One of the main goals of the present study was to find out whether those molecular subtypes of breast cancer with poorer outcome and survival (such as triple negative subtype) are accompanied with poorer manifestations, and better molecular subtype was associated with better reproductive factors. In regards to that, we could show that the subtype of triple negative is associated with shorter duration of breastfeeding, higher age at first pregnancy and lower parity, also the luminal A subtype with best prognosis between other subtypes was related with good reproductive factors like younger age at first pregnancy and more parity but we could not find a relation between duration of feeding and this subtype.

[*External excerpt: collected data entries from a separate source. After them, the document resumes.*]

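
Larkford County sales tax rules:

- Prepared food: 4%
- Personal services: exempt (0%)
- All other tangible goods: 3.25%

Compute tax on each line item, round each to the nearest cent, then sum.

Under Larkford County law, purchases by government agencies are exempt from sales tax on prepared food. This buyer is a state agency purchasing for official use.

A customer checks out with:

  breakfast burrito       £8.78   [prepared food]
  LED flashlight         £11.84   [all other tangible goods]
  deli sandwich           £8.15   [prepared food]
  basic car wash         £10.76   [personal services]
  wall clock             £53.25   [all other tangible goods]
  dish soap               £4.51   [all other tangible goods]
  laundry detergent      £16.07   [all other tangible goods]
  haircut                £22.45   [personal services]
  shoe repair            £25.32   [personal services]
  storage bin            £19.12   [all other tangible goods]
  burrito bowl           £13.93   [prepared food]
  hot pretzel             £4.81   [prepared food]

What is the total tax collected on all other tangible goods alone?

LED flashlight £11.84: all other tangible goods → 3.25% → £0.38
Wall clock £53.25: all other tangible goods → 3.25% → £1.73
Dish soap £4.51: all other tangible goods → 3.25% → £0.15
Laundry detergent £16.07: all other tangible goods → 3.25% → £0.52
Storage bin £19.12: all other tangible goods → 3.25% → £0.62
Tax on all other tangible goods = £0.38 + £1.73 + £0.15 + £0.52 + £0.62 = £3.40

£3.40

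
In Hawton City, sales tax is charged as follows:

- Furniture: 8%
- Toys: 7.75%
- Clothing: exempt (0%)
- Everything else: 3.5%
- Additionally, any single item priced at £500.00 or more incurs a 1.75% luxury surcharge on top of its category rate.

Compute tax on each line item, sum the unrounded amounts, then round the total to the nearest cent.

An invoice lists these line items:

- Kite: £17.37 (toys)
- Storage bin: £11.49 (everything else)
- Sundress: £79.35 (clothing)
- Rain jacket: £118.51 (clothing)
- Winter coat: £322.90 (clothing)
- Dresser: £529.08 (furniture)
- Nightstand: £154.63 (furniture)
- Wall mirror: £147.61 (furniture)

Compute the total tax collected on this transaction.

Kite £17.37: toys → 7.75% → £1.346175
Storage bin £11.49: everything else → 3.5% → £0.40215
Sundress £79.35: clothing → 0% → £0.00
Rain jacket £118.51: clothing → 0% → £0.00
Winter coat £322.90: clothing → 0% → £0.00
Dresser £529.08: furniture → 8% + 1.75% surcharge = 9.75% → £51.5853
Nightstand £154.63: furniture → 8% → £12.3704
Wall mirror £147.61: furniture → 8% → £11.8088
Unrounded tax sum = £77.512825 → £77.51

£77.51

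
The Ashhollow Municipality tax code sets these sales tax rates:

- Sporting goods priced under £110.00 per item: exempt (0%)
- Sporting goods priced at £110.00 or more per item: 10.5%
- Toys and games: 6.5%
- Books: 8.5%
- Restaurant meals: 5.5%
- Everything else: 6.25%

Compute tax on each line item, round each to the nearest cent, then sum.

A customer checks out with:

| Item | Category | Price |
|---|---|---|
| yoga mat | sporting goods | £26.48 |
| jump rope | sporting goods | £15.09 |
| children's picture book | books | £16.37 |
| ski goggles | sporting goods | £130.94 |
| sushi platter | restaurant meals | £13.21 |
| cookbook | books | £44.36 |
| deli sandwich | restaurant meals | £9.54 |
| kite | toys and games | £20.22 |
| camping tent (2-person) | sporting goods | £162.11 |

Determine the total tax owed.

Yoga mat £26.48: sporting goods, under £110.00 → 0% → £0.00
Jump rope £15.09: sporting goods, under £110.00 → 0% → £0.00
Children's picture book £16.37: books → 8.5% → £1.39
Ski goggles £130.94: sporting goods, £110.00 or more → 10.5% → £13.75
Sushi platter £13.21: restaurant meals → 5.5% → £0.73
Cookbook £44.36: books → 8.5% → £3.77
Deli sandwich £9.54: restaurant meals → 5.5% → £0.52
Kite £20.22: toys and games → 6.5% → £1.31
Camping tent (2-person) £162.11: sporting goods, £110.00 or more → 10.5% → £17.02
Total tax = £1.39 + £13.75 + £0.73 + £3.77 + £0.52 + £1.31 + £17.02 = £38.49

£38.49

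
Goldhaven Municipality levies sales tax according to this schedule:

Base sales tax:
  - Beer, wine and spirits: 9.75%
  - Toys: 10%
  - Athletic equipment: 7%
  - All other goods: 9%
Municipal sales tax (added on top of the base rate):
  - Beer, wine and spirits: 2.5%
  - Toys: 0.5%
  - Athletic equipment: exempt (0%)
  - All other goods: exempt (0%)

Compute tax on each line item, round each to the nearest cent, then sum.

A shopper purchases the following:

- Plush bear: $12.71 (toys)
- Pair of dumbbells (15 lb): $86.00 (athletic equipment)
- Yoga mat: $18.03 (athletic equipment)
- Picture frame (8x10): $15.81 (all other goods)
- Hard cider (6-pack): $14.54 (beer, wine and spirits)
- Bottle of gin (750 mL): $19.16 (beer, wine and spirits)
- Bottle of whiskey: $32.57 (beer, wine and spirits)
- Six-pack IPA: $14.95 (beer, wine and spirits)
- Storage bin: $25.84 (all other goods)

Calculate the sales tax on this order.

$22.31

Plush bear $12.71: toys → 10% + 0.5% municipal = 10.5% → $1.33
Pair of dumbbells (15 lb) $86.00: athletic equipment → 7% + 0% municipal = 7% → $6.02
Yoga mat $18.03: athletic equipment → 7% + 0% municipal = 7% → $1.26
Picture frame (8x10) $15.81: all other goods → 9% + 0% municipal = 9% → $1.42
Hard cider (6-pack) $14.54: beer, wine and spirits → 9.75% + 2.5% municipal = 12.25% → $1.78
Bottle of gin (750 mL) $19.16: beer, wine and spirits → 9.75% + 2.5% municipal = 12.25% → $2.35
Bottle of whiskey $32.57: beer, wine and spirits → 9.75% + 2.5% municipal = 12.25% → $3.99
Six-pack IPA $14.95: beer, wine and spirits → 9.75% + 2.5% municipal = 12.25% → $1.83
Storage bin $25.84: all other goods → 9% + 0% municipal = 9% → $2.33
Total tax = $1.33 + $6.02 + $1.26 + $1.42 + $1.78 + $2.35 + $3.99 + $1.83 + $2.33 = $22.31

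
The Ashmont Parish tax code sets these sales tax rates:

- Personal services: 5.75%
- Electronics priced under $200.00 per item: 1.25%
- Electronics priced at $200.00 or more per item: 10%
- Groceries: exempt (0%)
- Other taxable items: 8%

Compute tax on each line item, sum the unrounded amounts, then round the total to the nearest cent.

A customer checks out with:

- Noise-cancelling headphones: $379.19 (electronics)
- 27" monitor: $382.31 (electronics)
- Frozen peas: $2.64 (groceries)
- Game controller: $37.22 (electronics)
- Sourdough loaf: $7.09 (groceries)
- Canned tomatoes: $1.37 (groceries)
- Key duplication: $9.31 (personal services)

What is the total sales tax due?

Noise-cancelling headphones $379.19: electronics, $200.00 or more → 10% → $37.919
27" monitor $382.31: electronics, $200.00 or more → 10% → $38.231
Frozen peas $2.64: groceries → 0% → $0.00
Game controller $37.22: electronics, under $200.00 → 1.25% → $0.46525
Sourdough loaf $7.09: groceries → 0% → $0.00
Canned tomatoes $1.37: groceries → 0% → $0.00
Key duplication $9.31: personal services → 5.75% → $0.535325
Unrounded tax sum = $77.150575 → $77.15

$77.15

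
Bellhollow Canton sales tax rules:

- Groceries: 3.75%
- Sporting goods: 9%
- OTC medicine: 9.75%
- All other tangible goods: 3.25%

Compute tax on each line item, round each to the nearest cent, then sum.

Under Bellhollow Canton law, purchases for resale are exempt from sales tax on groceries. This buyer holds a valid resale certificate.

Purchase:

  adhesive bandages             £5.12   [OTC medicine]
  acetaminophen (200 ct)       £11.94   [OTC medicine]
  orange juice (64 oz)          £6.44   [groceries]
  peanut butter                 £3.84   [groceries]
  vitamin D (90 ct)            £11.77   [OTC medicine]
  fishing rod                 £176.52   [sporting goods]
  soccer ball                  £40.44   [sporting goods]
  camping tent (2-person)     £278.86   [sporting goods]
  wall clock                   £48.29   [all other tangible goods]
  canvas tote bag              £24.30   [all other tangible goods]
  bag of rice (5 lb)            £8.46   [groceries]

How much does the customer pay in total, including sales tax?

£665.78

Adhesive bandages £5.12: OTC medicine → 9.75% → £0.50
Acetaminophen (200 ct) £11.94: OTC medicine → 9.75% → £1.16
Orange juice (64 oz) £6.44: groceries, buyer-exempt → 0% → £0.00
Peanut butter £3.84: groceries, buyer-exempt → 0% → £0.00
Vitamin D (90 ct) £11.77: OTC medicine → 9.75% → £1.15
Fishing rod £176.52: sporting goods → 9% → £15.89
Soccer ball £40.44: sporting goods → 9% → £3.64
Camping tent (2-person) £278.86: sporting goods → 9% → £25.10
Wall clock £48.29: all other tangible goods → 3.25% → £1.57
Canvas tote bag £24.30: all other tangible goods → 3.25% → £0.79
Bag of rice (5 lb) £8.46: groceries, buyer-exempt → 0% → £0.00
Subtotal = £615.98; tax = £49.80; total due = £665.78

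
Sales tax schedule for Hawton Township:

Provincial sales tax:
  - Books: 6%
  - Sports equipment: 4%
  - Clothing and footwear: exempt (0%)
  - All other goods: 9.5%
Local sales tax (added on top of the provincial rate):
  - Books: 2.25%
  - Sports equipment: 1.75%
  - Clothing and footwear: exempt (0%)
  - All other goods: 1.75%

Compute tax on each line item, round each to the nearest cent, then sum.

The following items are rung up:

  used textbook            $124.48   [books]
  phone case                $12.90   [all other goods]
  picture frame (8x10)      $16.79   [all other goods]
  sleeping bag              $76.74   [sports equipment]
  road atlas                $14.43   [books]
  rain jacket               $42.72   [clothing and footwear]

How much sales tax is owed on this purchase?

$19.21

Used textbook $124.48: books → 6% + 2.25% local = 8.25% → $10.27
Phone case $12.90: all other goods → 9.5% + 1.75% local = 11.25% → $1.45
Picture frame (8x10) $16.79: all other goods → 9.5% + 1.75% local = 11.25% → $1.89
Sleeping bag $76.74: sports equipment → 4% + 1.75% local = 5.75% → $4.41
Road atlas $14.43: books → 6% + 2.25% local = 8.25% → $1.19
Rain jacket $42.72: clothing and footwear → 0% + 0% local = 0% → $0.00
Total tax = $10.27 + $1.45 + $1.89 + $4.41 + $1.19 = $19.21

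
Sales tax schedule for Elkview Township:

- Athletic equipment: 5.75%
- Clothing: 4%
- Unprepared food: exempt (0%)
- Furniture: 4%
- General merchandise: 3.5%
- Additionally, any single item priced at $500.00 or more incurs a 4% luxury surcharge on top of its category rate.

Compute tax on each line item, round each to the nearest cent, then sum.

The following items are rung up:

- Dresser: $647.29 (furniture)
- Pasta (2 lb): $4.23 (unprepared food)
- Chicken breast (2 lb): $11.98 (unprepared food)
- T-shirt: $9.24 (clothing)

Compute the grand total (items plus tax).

$724.89

Dresser $647.29: furniture → 4% + 4% surcharge = 8% → $51.78
Pasta (2 lb) $4.23: unprepared food → 0% → $0.00
Chicken breast (2 lb) $11.98: unprepared food → 0% → $0.00
T-shirt $9.24: clothing → 4% → $0.37
Subtotal = $672.74; tax = $52.15; total due = $724.89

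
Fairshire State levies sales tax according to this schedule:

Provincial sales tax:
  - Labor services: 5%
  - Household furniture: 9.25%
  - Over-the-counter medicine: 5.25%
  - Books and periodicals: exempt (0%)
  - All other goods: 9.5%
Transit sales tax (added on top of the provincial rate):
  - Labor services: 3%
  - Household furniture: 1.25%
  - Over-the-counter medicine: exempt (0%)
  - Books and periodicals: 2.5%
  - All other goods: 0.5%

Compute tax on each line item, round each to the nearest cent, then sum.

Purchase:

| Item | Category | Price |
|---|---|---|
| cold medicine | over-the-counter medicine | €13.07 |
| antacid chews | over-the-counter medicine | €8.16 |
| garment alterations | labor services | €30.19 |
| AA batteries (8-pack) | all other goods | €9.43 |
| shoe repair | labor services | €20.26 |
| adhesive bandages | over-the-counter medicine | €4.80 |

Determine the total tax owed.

Cold medicine €13.07: over-the-counter medicine → 5.25% + 0% transit = 5.25% → €0.69
Antacid chews €8.16: over-the-counter medicine → 5.25% + 0% transit = 5.25% → €0.43
Garment alterations €30.19: labor services → 5% + 3% transit = 8% → €2.42
AA batteries (8-pack) €9.43: all other goods → 9.5% + 0.5% transit = 10% → €0.94
Shoe repair €20.26: labor services → 5% + 3% transit = 8% → €1.62
Adhesive bandages €4.80: over-the-counter medicine → 5.25% + 0% transit = 5.25% → €0.25
Total tax = €0.69 + €0.43 + €2.42 + €0.94 + €1.62 + €0.25 = €6.35

€6.35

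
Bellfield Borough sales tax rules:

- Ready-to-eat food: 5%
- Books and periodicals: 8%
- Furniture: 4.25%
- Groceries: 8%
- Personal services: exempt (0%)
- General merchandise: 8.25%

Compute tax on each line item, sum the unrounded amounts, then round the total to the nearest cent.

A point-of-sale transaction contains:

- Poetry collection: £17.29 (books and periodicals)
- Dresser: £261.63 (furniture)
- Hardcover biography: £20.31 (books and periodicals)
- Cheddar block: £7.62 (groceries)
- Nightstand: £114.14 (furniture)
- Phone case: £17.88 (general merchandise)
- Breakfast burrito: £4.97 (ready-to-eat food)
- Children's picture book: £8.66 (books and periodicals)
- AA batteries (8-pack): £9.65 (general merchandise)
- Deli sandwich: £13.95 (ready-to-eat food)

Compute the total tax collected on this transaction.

£23.50

Poetry collection £17.29: books and periodicals → 8% → £1.3832
Dresser £261.63: furniture → 4.25% → £11.119275
Hardcover biography £20.31: books and periodicals → 8% → £1.6248
Cheddar block £7.62: groceries → 8% → £0.6096
Nightstand £114.14: furniture → 4.25% → £4.85095
Phone case £17.88: general merchandise → 8.25% → £1.4751
Breakfast burrito £4.97: ready-to-eat food → 5% → £0.2485
Children's picture book £8.66: books and periodicals → 8% → £0.6928
AA batteries (8-pack) £9.65: general merchandise → 8.25% → £0.796125
Deli sandwich £13.95: ready-to-eat food → 5% → £0.6975
Unrounded tax sum = £23.49785 → £23.50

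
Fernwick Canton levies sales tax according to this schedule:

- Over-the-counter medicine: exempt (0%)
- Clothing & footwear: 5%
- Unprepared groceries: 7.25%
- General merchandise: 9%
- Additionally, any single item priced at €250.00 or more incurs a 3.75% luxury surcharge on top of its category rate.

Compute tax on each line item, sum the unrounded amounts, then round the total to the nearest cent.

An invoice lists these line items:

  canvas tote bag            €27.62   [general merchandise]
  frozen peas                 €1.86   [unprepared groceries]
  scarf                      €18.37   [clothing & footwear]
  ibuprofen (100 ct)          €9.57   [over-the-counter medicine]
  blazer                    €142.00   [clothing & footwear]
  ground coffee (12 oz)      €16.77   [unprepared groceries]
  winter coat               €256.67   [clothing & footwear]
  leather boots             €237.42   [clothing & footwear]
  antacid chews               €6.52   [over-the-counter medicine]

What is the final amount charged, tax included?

Canvas tote bag €27.62: general merchandise → 9% → €2.4858
Frozen peas €1.86: unprepared groceries → 7.25% → €0.13485
Scarf €18.37: clothing & footwear → 5% → €0.9185
Ibuprofen (100 ct) €9.57: over-the-counter medicine → 0% → €0.00
Blazer €142.00: clothing & footwear → 5% → €7.10
Ground coffee (12 oz) €16.77: unprepared groceries → 7.25% → €1.215825
Winter coat €256.67: clothing & footwear → 5% + 3.75% surcharge = 8.75% → €22.458625
Leather boots €237.42: clothing & footwear → 5% → €11.871
Antacid chews €6.52: over-the-counter medicine → 0% → €0.00
Subtotal = €716.80; unrounded tax = €46.1846 → €46.18; total due = €762.98

€762.98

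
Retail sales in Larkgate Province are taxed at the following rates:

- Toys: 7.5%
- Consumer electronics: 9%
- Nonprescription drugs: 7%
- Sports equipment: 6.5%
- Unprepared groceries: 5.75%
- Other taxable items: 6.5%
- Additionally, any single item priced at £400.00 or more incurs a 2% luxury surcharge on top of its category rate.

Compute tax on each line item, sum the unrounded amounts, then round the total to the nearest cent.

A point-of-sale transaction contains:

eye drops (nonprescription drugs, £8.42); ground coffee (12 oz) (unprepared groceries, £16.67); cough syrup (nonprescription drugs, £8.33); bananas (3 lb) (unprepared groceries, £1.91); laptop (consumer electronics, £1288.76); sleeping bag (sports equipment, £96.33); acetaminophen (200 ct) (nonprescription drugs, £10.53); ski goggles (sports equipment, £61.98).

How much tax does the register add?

£155.03

Eye drops £8.42: nonprescription drugs → 7% → £0.5894
Ground coffee (12 oz) £16.67: unprepared groceries → 5.75% → £0.958525
Cough syrup £8.33: nonprescription drugs → 7% → £0.5831
Bananas (3 lb) £1.91: unprepared groceries → 5.75% → £0.109825
Laptop £1288.76: consumer electronics → 9% + 2% surcharge = 11% → £141.7636
Sleeping bag £96.33: sports equipment → 6.5% → £6.26145
Acetaminophen (200 ct) £10.53: nonprescription drugs → 7% → £0.7371
Ski goggles £61.98: sports equipment → 6.5% → £4.0287
Unrounded tax sum = £155.0317 → £155.03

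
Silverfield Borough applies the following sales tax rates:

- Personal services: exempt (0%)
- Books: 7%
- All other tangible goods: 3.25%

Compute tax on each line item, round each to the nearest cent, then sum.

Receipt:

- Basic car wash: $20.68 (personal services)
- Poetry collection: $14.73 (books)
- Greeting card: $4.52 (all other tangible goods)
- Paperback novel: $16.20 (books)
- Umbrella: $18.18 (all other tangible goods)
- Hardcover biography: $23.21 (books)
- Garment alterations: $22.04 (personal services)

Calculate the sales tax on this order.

Basic car wash $20.68: personal services → 0% → $0.00
Poetry collection $14.73: books → 7% → $1.03
Greeting card $4.52: all other tangible goods → 3.25% → $0.15
Paperback novel $16.20: books → 7% → $1.13
Umbrella $18.18: all other tangible goods → 3.25% → $0.59
Hardcover biography $23.21: books → 7% → $1.62
Garment alterations $22.04: personal services → 0% → $0.00
Total tax = $1.03 + $0.15 + $1.13 + $0.59 + $1.62 = $4.52

$4.52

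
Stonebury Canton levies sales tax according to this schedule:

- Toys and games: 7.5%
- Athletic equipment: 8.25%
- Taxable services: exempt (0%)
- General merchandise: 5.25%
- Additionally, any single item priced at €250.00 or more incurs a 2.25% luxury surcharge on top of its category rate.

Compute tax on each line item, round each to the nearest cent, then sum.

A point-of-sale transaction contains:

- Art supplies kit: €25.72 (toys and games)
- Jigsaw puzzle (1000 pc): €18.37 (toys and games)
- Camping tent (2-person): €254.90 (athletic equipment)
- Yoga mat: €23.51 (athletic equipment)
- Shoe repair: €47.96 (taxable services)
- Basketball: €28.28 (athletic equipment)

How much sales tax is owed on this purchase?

€34.34

Art supplies kit €25.72: toys and games → 7.5% → €1.93
Jigsaw puzzle (1000 pc) €18.37: toys and games → 7.5% → €1.38
Camping tent (2-person) €254.90: athletic equipment → 8.25% + 2.25% surcharge = 10.5% → €26.76
Yoga mat €23.51: athletic equipment → 8.25% → €1.94
Shoe repair €47.96: taxable services → 0% → €0.00
Basketball €28.28: athletic equipment → 8.25% → €2.33
Total tax = €1.93 + €1.38 + €26.76 + €1.94 + €2.33 = €34.34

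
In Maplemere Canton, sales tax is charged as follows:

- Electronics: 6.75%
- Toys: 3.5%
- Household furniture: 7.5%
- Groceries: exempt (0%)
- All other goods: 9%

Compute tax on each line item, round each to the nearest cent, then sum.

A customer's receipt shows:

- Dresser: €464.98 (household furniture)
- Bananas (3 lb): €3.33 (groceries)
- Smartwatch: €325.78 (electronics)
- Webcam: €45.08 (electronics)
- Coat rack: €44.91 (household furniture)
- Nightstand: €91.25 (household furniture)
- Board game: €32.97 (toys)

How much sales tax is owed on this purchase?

€71.26

Dresser €464.98: household furniture → 7.5% → €34.87
Bananas (3 lb) €3.33: groceries → 0% → €0.00
Smartwatch €325.78: electronics → 6.75% → €21.99
Webcam €45.08: electronics → 6.75% → €3.04
Coat rack €44.91: household furniture → 7.5% → €3.37
Nightstand €91.25: household furniture → 7.5% → €6.84
Board game €32.97: toys → 3.5% → €1.15
Total tax = €34.87 + €21.99 + €3.04 + €3.37 + €6.84 + €1.15 = €71.26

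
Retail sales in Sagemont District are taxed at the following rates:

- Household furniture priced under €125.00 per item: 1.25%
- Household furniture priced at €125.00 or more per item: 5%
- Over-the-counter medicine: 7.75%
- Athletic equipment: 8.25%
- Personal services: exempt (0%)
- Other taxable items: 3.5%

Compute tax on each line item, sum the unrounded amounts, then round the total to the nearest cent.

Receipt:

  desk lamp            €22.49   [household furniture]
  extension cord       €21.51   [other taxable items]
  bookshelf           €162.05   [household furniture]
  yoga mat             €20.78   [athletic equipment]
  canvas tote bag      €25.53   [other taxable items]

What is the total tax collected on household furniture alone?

Desk lamp €22.49: household furniture, under €125.00 → 1.25% → €0.281125
Bookshelf €162.05: household furniture, €125.00 or more → 5% → €8.1025
Tax on household furniture: unrounded sum = €8.383625 → €8.38

€8.38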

It has been well demonstrated that the risk for developing triple negative subtype of tumor varies widely with pattern of breastfeeding and parity. Concerning that, it has been shown that the subtype of triple negative is manifested more in younger ages, and in those with shorter duration of breastfeeding (Millikan et al., 2008), however some other studies could not demonstrate these associations (Yang et al., 2007, Phipps et al., 2008).

In conclusion, in total, breastfeeding and parity have been well identified as potential protective factors against breast cancer and thus the lack of these factors can lead to poorer tumor-related outcome and shorter patients’ survival (Morris, 2009). More parity and younger age in first pregnancy were related with luminal A subtype. In other words, shorter breastfeeding and primiparity are negative risk factors leading to an increased likelihood of breast cancer especially molecular subtypes with poorer outcome such as triple negative type in our study.